Les gouvernements qui ont recours de manière répétée aux coupures d’Internet comme outil politique risquent de mettre en péril les investissements étrangers dans le pays. C’est le cas de pays comme le Bangladesh, qui a enregistré 10 incidents entre 2018 et 2025, ou l’Irak, qui a enregistré 140 incidents entre 2018 et 2025. (Pulse, 2024, 2025b) En Irak, le recours aux coupures d’Internet a augmenté d’année en année, malgré l’absence de preuves de leur efficacité et la multiplication des voix d’organisations et d’experts qui mettent en lumière les impacts économiques négatifs de ces mesures.

Les préjudices économiques à long terme surpassent de loin tout bénéfice supposé à court terme des coupures d’Internet. Les investisseurs étrangers prennent en compte, entre autres facteurs, la disponibilité et la fiabilité de l’accès à Internet dans leur décision de faire des affaires dans le pays.

L’impact des coupures se fait certes sentir sur l’économie dans son ensemble, mais les entreprises très dépendantes des transactions électroniques sont particulièrement exposées à de graves conséquences. Par exemple, les paiements en ligne sont de plus en plus répandus, non seulement dans les pays développés, mais aussi dans les pays en voie de développement. Dans des pays tels que l’Inde, où le gouvernement a lancé un plan ambitieux de soutien à la démonétisation et aux paiements numériques, les coupures d’Internet fréquentes dans plusieurs États nuisent directement aux perspectives de l’économie numérique. (Bajoria, 2023)

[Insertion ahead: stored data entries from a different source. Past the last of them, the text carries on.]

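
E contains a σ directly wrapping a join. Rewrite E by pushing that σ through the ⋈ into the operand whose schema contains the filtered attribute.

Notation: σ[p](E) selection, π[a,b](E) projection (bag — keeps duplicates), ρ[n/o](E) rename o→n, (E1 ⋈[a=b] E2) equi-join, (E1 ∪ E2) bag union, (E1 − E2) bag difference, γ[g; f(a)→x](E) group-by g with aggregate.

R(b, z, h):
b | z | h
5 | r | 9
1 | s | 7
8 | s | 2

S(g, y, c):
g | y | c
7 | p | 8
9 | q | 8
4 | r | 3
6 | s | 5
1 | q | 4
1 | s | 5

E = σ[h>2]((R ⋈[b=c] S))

σ filters on h, owned by the left side.
E' = (σ[h>2](R) ⋈[b=c] S)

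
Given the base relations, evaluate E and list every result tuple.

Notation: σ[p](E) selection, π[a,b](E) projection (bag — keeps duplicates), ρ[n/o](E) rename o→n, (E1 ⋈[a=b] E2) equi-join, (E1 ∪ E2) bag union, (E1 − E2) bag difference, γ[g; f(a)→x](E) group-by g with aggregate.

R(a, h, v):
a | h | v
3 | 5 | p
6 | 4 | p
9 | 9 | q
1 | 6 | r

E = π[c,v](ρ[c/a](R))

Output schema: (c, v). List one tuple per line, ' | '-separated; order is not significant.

Per-node cardinality:
  R → 4
  ρ[c/a](R) → 4
  π[c,v](ρ[c/a](R)) → 4

== RESULT ==
c | v
1 | r
3 | p
6 | p
9 | q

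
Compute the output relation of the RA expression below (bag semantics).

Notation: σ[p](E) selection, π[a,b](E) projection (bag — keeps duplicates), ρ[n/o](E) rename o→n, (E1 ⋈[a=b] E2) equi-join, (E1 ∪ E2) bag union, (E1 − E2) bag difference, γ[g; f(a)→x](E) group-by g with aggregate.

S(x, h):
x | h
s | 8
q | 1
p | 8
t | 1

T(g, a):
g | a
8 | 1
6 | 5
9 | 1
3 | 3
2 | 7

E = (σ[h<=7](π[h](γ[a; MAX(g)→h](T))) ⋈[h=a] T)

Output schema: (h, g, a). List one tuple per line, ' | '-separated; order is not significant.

Row counts bottom-up:
  T → 5
  γ[a; MAX(g)→h](T) → 4
  π[h](γ[a; MAX(g)→h](T)) → 4
  σ[h<=7](π[h](γ[a; MAX(g)→h](T))) → 3
  T → 5
  (σ[h<=7](π[h](γ[a; MAX(g)→h](T))) ⋈[h=a] T) → 1

== RESULT ==
h | g | a
3 | 3 | 3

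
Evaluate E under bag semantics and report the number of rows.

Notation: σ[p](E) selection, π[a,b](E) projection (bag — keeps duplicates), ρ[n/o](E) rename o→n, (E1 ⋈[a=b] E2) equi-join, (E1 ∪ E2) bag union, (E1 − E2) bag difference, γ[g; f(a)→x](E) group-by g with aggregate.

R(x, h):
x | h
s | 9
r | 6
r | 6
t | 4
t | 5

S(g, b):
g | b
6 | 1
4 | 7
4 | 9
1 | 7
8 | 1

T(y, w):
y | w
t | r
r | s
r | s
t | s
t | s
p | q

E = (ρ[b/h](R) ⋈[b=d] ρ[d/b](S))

Row counts bottom-up:
  R → 5
  ρ[b/h](R) → 5
  S → 5
  ρ[d/b](S) → 5
  (ρ[b/h](R) ⋈[b=d] ρ[d/b](S)) → 1

|E| = 1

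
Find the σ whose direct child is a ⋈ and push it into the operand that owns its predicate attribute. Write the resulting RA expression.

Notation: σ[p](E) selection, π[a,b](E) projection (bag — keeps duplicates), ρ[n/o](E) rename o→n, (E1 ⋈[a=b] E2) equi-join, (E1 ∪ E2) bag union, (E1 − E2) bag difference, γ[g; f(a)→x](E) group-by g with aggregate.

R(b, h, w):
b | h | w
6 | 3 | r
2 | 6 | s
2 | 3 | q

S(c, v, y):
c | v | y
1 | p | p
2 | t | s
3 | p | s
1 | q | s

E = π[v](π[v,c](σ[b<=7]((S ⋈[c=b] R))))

σ filters on b, owned by the right side.
E' = π[v](π[v,c]((S ⋈[c=b] σ[b<=7](R))))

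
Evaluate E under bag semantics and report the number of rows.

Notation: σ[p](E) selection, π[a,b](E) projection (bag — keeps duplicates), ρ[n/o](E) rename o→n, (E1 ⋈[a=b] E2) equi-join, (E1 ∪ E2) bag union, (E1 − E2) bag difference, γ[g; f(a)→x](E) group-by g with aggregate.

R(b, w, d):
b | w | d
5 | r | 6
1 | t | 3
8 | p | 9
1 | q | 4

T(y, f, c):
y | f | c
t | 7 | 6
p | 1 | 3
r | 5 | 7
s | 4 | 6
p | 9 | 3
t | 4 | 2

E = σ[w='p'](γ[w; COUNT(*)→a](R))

Stepwise |·|:
  R → 4
  γ[w; COUNT(*)→a](R) → 4
  σ[w='p'](γ[w; COUNT(*)→a](R)) → 1

|E| = 1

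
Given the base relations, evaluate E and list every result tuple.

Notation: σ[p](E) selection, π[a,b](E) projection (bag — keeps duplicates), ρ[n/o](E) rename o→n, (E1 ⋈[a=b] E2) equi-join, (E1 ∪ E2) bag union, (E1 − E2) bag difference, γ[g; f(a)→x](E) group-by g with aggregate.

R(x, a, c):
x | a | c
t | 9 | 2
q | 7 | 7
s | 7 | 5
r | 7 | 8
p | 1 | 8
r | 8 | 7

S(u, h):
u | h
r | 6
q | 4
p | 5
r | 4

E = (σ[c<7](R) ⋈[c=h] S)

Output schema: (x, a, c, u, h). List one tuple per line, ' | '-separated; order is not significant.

Stepwise |·|:
  R → 6
  σ[c<7](R) → 2
  S → 4
  (σ[c<7](R) ⋈[c=h] S) → 1

== RESULT ==
x | a | c | u | h
s | 7 | 5 | p | 5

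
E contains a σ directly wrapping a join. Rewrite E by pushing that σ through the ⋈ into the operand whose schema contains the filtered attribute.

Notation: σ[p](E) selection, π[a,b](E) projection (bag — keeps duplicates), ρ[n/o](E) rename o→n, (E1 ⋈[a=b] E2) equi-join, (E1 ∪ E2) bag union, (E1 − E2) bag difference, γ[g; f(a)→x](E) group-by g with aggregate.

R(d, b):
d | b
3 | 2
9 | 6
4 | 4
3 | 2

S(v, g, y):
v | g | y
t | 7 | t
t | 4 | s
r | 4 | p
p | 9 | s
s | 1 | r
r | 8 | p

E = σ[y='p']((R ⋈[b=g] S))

σ filters on y, owned by the right side.
E' = (R ⋈[b=g] σ[y='p'](S))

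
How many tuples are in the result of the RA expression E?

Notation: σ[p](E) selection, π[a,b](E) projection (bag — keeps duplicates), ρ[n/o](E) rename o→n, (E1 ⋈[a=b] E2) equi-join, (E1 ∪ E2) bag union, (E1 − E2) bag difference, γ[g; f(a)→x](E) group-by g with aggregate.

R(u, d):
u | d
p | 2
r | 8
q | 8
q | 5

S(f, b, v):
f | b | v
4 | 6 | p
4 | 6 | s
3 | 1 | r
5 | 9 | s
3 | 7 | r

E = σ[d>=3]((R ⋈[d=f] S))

Row counts bottom-up:
  R → 4
  S → 5
  (R ⋈[d=f] S) → 1
  σ[d>=3]((R ⋈[d=f] S)) → 1

|E| = 1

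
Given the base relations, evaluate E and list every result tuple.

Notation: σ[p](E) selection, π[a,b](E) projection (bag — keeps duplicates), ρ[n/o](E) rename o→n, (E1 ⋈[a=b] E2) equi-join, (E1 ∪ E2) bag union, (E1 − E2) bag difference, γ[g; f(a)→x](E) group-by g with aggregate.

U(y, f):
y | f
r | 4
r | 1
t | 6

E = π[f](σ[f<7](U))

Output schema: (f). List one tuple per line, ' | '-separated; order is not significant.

Stepwise |·|:
  U → 3
  σ[f<7](U) → 3
  π[f](σ[f<7](U)) → 3

== RESULT ==
f
1
4
6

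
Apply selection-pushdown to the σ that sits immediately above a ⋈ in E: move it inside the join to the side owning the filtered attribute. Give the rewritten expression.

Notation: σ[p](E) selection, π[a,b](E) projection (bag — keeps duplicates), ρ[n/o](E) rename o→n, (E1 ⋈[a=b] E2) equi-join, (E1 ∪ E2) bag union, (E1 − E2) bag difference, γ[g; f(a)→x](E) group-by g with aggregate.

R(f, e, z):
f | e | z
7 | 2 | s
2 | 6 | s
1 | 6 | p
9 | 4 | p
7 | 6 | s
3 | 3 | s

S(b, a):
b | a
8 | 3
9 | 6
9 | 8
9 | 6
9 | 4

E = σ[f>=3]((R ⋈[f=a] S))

σ filters on f, owned by the left side.
E' = (σ[f>=3](R) ⋈[f=a] S)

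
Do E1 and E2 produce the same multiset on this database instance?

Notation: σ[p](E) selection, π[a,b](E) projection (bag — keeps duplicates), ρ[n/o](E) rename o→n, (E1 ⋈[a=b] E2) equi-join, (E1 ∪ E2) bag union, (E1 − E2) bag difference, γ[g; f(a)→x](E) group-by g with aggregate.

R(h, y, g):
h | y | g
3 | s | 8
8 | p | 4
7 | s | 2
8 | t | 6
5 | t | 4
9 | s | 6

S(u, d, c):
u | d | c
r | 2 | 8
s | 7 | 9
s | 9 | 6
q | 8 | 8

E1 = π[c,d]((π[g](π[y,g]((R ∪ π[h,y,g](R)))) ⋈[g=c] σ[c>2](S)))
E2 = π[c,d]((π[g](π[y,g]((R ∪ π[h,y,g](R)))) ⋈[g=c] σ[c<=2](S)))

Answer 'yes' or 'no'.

E1 row counts bottom-up:
  R → 6
  R → 6
  π[h,y,g](R) → 6
  (R ∪ π[h,y,g](R)) → 12
  π[y,g]((R ∪ π[h,y,g](R))) → 12
  π[g](π[y,g]((R ∪ π[h,y,g](R)))) → 12
  S → 4
  σ[c>2](S) → 4
  (π[g](π[y,g]((R ∪ π[h,y,g](R)))) ⋈[g=c] σ[c>2](S)) → 8
  π[c,d]((π[g](π[y,g]((R ∪ π[h,y,g](R)))) ⋈[g=c] σ[c>2](S))) → 8
E2 row counts bottom-up:
  R → 6
  R → 6
  π[h,y,g](R) → 6
  (R ∪ π[h,y,g](R)) → 12
  π[y,g]((R ∪ π[h,y,g](R))) → 12
  π[g](π[y,g]((R ∪ π[h,y,g](R)))) → 12
  S → 4
  σ[c<=2](S) → 0
  (π[g](π[y,g]((R ∪ π[h,y,g](R)))) ⋈[g=c] σ[c<=2](S)) → 0
  π[c,d]((π[g](π[y,g]((R ∪ π[h,y,g](R)))) ⋈[g=c] σ[c<=2](S))) → 0

E1 result:
c | d
6 | 9
6 | 9
6 | 9
6 | 9
8 | 2
8 | 2
8 | 8
8 | 8
E2 result:
c | d
(0 rows)
Witness: (8, 8) appears 2× in E1 but 0× in E2.

no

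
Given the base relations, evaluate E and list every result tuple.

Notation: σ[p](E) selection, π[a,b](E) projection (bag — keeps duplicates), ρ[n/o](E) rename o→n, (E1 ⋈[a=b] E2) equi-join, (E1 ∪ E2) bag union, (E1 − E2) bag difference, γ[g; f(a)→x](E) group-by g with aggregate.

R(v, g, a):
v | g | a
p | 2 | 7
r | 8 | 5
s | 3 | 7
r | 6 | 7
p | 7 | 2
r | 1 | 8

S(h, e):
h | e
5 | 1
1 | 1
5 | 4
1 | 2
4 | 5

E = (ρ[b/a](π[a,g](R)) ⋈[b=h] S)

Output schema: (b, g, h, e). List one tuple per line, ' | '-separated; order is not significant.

Row counts bottom-up:
  R → 6
  π[a,g](R) → 6
  ρ[b/a](π[a,g](R)) → 6
  S → 5
  (ρ[b/a](π[a,g](R)) ⋈[b=h] S) → 2

== RESULT ==
b | g | h | e
5 | 8 | 5 | 1
5 | 8 | 5 | 4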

Même si les coupures impliquent des risques financiers et de réputation pour les entreprises des TIC et leurs investisseurs, les impacts sur les économies secondaires, qui découlent d’un climat d’incertitude, peuvent décourager des investisseurs étrangers et avoir des conséquences en chaîne sur des secteurs très divers, notamment l’éducation, la santé, les transports publics, les services d’urgence et les entreprises. (Azim, 2025)

Impact sur les droits humains

Ces dernières années, la communauté des droits humains a renforcé ses efforts pour traiter l’impact des coupures d’Internet sur ces droits. Cela inclut le travail au sein des instances de l’ONU, comme celui de l’ancien Rapporteur spécial de l’ONU sur la liberté d’opinion et d’expression (HCDC, 2017), la résolution du Conseil des droits humains (CDHNU, 2016), ainsi que les initiatives d’organisations et de coalitions pour les droits numériques. (Freedom House, 2024 ; KeepItOn, 2025)

Impact technique

Lorsqu’une coupure complète d’Internet survient dans un pays, les impacts techniques peuvent dépasser les frontières nationales et affecter le reste de l’Internet mondial. L’appartenance à un réseau interconnecté implique une responsabilité vis-à-vis du réseau dans son ensemble, et les coupures peuvent engendrer des risques systémiques.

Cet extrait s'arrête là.